Assignment9

Problem 1

This repository contains a file data.csv that is actual data from a stress-strain test conducted in a standard test frame (MTS machine). The columns of data have the following format

time	Axial Displacement	Axial (engineering) Strain	Axial Force
(s)	(in)	(in/in)	(lbf)

Complete the function definition for the function named convert_to_true_stress_and_strain(filename::String). This function should take the name of a file (e.g. "data1.csv") as an string argument and return a tuple ($\varepsilon_T$, $\sigma_T$), where $\varepsilon_T$ is the true strain and $\sigma_T$ is the true stress.

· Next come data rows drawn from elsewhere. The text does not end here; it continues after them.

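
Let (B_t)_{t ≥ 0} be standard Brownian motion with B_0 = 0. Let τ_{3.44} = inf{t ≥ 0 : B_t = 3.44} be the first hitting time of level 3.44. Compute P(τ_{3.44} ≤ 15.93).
P(τ_{3.44} ≤ 15.93) = 2(1 − Φ(3.44/√15.93)) = 2(1 − Φ(0.8619)) ≈ 0.3887

By the reflection principle for standard BM, P(τ_b ≤ t) = 2 · P(B_t ≥ b). Since B_t ~ N(0, t), P(B_t ≥ 3.44) = 1 − Φ(3.44/√t) = 1 − Φ(3.44/√15.93) = 1 − Φ(0.8619) ≈ 0.19437. Doubling: P(τ_{3.44} ≤ 15.93) ≈ 2 · 0.19437 = 0.38874 ≈ 0.3887.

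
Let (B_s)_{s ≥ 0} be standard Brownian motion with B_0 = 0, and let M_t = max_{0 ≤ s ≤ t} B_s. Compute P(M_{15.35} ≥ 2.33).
P(M_{15.35} ≥ 2.33) = 2·P(B_{15.35} ≥ 2.33) = 2(1 − Φ(2.33/√15.35)) ≈ 0.5520

By the reflection principle for Brownian motion, P(M_t ≥ a) = 2 · P(B_t ≥ a) for a ≥ 0. Since B_t ~ N(0, t), P(B_t ≥ 2.33) = 1 − Φ(2.33/√t) = 1 − Φ(2.33/√15.35) = 1 − Φ(0.5947). So
  P(M_{15.35} ≥ 2.33) = 2(1 − Φ(0.5947)) ≈ 0.5520.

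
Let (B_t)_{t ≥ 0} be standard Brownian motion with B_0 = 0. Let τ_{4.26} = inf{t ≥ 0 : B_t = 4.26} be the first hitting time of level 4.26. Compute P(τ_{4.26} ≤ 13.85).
P(τ_{4.26} ≤ 13.85) = 2(1 − Φ(4.26/√13.85)) = 2(1 − Φ(1.1447)) ≈ 0.2523

By the reflection principle for standard BM, P(τ_b ≤ t) = 2 · P(B_t ≥ b). Since B_t ~ N(0, t), P(B_t ≥ 4.26) = 1 − Φ(4.26/√t) = 1 − Φ(4.26/√13.85) = 1 − Φ(1.1447) ≈ 0.12617. Doubling: P(τ_{4.26} ≤ 13.85) ≈ 2 · 0.12617 = 0.25234 ≈ 0.2523.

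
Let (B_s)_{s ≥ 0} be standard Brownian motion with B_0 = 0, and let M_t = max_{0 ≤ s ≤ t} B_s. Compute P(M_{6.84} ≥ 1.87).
P(M_{6.84} ≥ 1.87) = 2·P(B_{6.84} ≥ 1.87) = 2(1 − Φ(1.87/√6.84)) ≈ 0.4746

By the reflection principle for Brownian motion, P(M_t ≥ a) = 2 · P(B_t ≥ a) for a ≥ 0. Since B_t ~ N(0, t), P(B_t ≥ 1.87) = 1 − Φ(1.87/√t) = 1 − Φ(1.87/√6.84) = 1 − Φ(0.7150). So
  P(M_{6.84} ≥ 1.87) = 2(1 − Φ(0.7150)) ≈ 0.4746.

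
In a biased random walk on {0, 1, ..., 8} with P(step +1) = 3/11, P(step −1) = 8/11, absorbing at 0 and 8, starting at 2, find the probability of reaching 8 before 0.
P(hit 8 before 0) = (1 − (8/3)^2) / (1 − (8/3)^8) = 729/304921

Let u_k denote P(reach 8 before 0 | start at k). Boundary: u_0 = 0, u_8 = 1. Recurrence: u_k = 3/11·u_{k+1} + 8/11·u_{k-1} for 1 ≤ k ≤ 7. Try u_k = A + B·r^k with r = q/p = (8/11)/(3/11) = 8/3. Substitution satisfies the recurrence; boundary conditions give:
  u_k = (1 − r^k) / (1 − r^N) = (1 − (8/3)^2) / (1 − (8/3)^8) = 729/304921.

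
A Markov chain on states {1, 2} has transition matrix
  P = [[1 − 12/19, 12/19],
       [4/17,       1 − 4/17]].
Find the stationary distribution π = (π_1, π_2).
π_1 = 19/70, π_2 = 51/70

Solve πP = π with π_1 + π_2 = 1. From πP = π: π_1 · (1 − 12/19) + π_2 · 4/17 = π_1 ⇒ π_2 · 4/17 = π_1 · 12/19 ⇒ π_2/π_1 = (12/19)/(4/17) = 51/19. Together with π_1 + π_2 = 1:
  π_1 = (4/17)/(12/19 + 4/17) = (4/17)/(280/323) = 19/70,
  π_2 = (12/19)/(12/19 + 4/17) = (12/19)/(280/323) = 51/70.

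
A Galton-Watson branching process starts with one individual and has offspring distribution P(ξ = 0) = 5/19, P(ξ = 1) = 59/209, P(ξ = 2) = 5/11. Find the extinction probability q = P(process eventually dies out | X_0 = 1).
q = 11/19

The pgf is f(s) = 5/19 + 59/209·s + 5/11·s². The extinction probability q is the smallest fixed point of f in [0, 1]. Setting s = f(s):
  5/11·s² + (59/209 − 1)·s + 5/19 = 0
  5/11·s² − (5/19 + 5/11)·s + 5/19 = 0
which factors as (s − 1)·(5/11·s − 5/19) = 0, giving roots s = 1 and s = (5/19)/(5/11) = 11/19.
Mean offspring μ = 59/209 + 2·5/11 = 249/209 > 1 (supercritical), so q < 1. The extinction probability is the smaller root: q = (5/19)/(5/11) = 11/19.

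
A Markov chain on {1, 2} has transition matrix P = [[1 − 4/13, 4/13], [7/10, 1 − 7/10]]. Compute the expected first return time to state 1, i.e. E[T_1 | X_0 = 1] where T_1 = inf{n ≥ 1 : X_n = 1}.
E[T_1 | X_0 = 1] = 1/π_1 = 131/91

For an irreducible recurrent Markov chain with stationary distribution π, E[T_i | X_0 = i] = 1/π_i (Kac's formula). Here π_1 = (7/10)/(4/13 + 7/10) = (7/10)/(131/130) = 91/131, so E[T_1 | X_0 = 1] = 1/π_1 = (4/13 + 7/10)/(7/10) = (131/130)/(7/10) = 131/91.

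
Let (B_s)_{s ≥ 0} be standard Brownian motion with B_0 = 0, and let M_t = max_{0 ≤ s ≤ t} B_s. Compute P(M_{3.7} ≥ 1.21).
P(M_{3.7} ≥ 1.21) = 2·P(B_{3.7} ≥ 1.21) = 2(1 − Φ(1.21/√3.7)) ≈ 0.5293

By the reflection principle for Brownian motion, P(M_t ≥ a) = 2 · P(B_t ≥ a) for a ≥ 0. Since B_t ~ N(0, t), P(B_t ≥ 1.21) = 1 − Φ(1.21/√t) = 1 − Φ(1.21/√3.7) = 1 − Φ(0.6290). So
  P(M_{3.7} ≥ 1.21) = 2(1 − Φ(0.6290)) ≈ 0.5293.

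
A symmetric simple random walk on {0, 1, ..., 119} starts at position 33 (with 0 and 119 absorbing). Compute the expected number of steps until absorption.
E[τ | X_0 = 33] = 2838

Let v_k = E[τ | X_0 = k]. Boundary: v_0 = v_119 = 0. Recurrence: v_k = 1 + (v_{k-1} + v_{k+1})/2 for 1 ≤ k ≤ 118. The particular solution to v_k − (v_{k-1} + v_{k+1})/2 = 1 is v_k = −k^2. Adding homogeneous solution A + B k and matching boundaries gives v_k = k (119 − k). Substituting k = 33: v_33 = 33 · 86 = 2838.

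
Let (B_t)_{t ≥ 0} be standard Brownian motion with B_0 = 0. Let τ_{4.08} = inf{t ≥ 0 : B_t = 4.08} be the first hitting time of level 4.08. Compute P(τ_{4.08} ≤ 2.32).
P(τ_{4.08} ≤ 2.32) = 2(1 − Φ(4.08/√2.32)) = 2(1 − Φ(2.6787)) ≈ 0.0074

By the reflection principle for standard BM, P(τ_b ≤ t) = 2 · P(B_t ≥ b). Since B_t ~ N(0, t), P(B_t ≥ 4.08) = 1 − Φ(4.08/√t) = 1 − Φ(4.08/√2.32) = 1 − Φ(2.6787) ≈ 0.00370. Doubling: P(τ_{4.08} ≤ 2.32) ≈ 2 · 0.00370 = 0.00740 ≈ 0.0074.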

Recall that the definition of engineering stress is

$$ \sigma_E = \frac {P} {A_o} $$

where $P$ is the axial force and $A_o$ is the original cross-sectional area of the sample. The cross-sectional area can be computed from the width and thickness that the function parse_width_and_thickness(filename::String) returns as a tuple. There is also a function read_data_file(filename::String) that will read the CSV file and return only the raw data as a two-dimensional Array of Float64s.

The conversion between engineering $\varepsilon_E$ and true strain is

$$ \varepsilon_T = \ln(1+\varepsilon_E). $$

The conversion between engineering and true stress is

$$ \sigma_T = \sigma_E (1+\varepsilon_E). $$

Use broadcasted operations to make your code compact and efficient. No for loops!

Problem 2

Complete the function compute_toughness(filename::String) to compute the materials toughness. Recall that toughness is the area under the stress-strain curve, i.e.

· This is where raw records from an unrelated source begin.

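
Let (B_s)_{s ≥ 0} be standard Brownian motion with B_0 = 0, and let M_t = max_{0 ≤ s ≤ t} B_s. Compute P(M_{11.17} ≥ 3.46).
P(M_{11.17} ≥ 3.46) = 2·P(B_{11.17} ≥ 3.46) = 2(1 − Φ(3.46/√11.17)) ≈ 0.3005

By the reflection principle for Brownian motion, P(M_t ≥ a) = 2 · P(B_t ≥ a) for a ≥ 0. Since B_t ~ N(0, t), P(B_t ≥ 3.46) = 1 − Φ(3.46/√t) = 1 − Φ(3.46/√11.17) = 1 − Φ(1.0353). So
  P(M_{11.17} ≥ 3.46) = 2(1 − Φ(1.0353)) ≈ 0.3005.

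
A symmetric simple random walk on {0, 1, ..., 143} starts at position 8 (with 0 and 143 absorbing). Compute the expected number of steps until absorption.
E[τ | X_0 = 8] = 1080

Let v_k = E[τ | X_0 = k]. Boundary: v_0 = v_143 = 0. Recurrence: v_k = 1 + (v_{k-1} + v_{k+1})/2 for 1 ≤ k ≤ 142. The particular solution to v_k − (v_{k-1} + v_{k+1})/2 = 1 is v_k = −k^2. Adding homogeneous solution A + B k and matching boundaries gives v_k = k (143 − k). Substituting k = 8: v_8 = 8 · 135 = 1080.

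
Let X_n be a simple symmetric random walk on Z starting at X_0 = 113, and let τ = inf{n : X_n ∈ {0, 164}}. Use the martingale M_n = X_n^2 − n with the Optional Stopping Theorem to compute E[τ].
E[τ] = 5763

M_n = X_n^2 − n is a martingale (since E[X_{n+1}^2 | F_n] = X_n^2 + 1). By OST (τ has finite mean in a bounded region), E[M_τ] = E[M_0] = X_0^2 − 0 = 113^2 = 12769. Also E[M_τ] = E[X_τ^2] − E[τ]. The walk exits at 0 or 164, with P(hit 164 first) = 113/164, so E[X_τ^2] = 164^2 · 113/164 + 0 = 18532. Thus E[τ] = E[X_τ^2] − E[M_τ] = 18532 − 12769 = 5763 = 113(164 − 113) = 5763.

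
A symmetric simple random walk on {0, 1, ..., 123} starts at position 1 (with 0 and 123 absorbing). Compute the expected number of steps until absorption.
E[τ | X_0 = 1] = 122

Let v_k = E[τ | X_0 = k]. Boundary: v_0 = v_123 = 0. Recurrence: v_k = 1 + (v_{k-1} + v_{k+1})/2 for 1 ≤ k ≤ 122. The particular solution to v_k − (v_{k-1} + v_{k+1})/2 = 1 is v_k = −k^2. Adding homogeneous solution A + B k and matching boundaries gives v_k = k (123 − k). Substituting k = 1: v_1 = 1 · 122 = 122.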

$$ \mbox{Toughness} = \int \sigma {\rm d}\varepsilon $$

Use the true stress and strain values computed in Problem 1, then use a trapezoid rule to do the integration. Again, you should use broadcasted operations for the computation.

Testing

To see if you answers are correct, run the following command at the Terminal command line from the repository's root directory

julia --project=. -e "using Pkg; Pkg.test()"

the tests will run and report if passing or failing.